If you avoid goal-setting to allow for the “unknown”, in reality you are letting circumstances dictate your level of success or failure.
Why not explore the limits of your ability to achieve at the boundaries of your realm of belief? If you do not have specific plans for how high you will reach, you may never know what you could have achieved. Articulate now (in writing) what you want success to look like in 2010. Risk taking action to achieve what you really want – for you, for your family, for your team, business or community.
Many business managers mistake budgets for business plans. They determine revenue and cost projections while failing to address how they will develop a culture that inspires people to achieve beyond projections. They plan for expansion without considering how to increase Customer Loyalty necessary to achieve real growth and sustainability. They will pressure people without improving the systems in which their people work.

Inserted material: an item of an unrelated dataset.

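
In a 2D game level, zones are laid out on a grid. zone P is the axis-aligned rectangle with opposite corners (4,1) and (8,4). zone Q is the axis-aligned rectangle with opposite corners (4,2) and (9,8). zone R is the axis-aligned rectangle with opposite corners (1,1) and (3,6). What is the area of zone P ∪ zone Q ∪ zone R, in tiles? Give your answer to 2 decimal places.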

Sound like you? Do you avoid written goals because you believe them to be too confining and inflexible, rendering you unable to adapt to changing circumstances? Research and practice of the most successful organizations prove otherwise. If you avoid goal-setting to allow for the “unknown”, in reality you are letting circumstances dictate your level of success or failure.
Many people and organizations thrived or failed in 2009 – not “because of the economy” – but because of their basic attitudes about the economy, their daily habits and their pre-determined goals or lack of goals.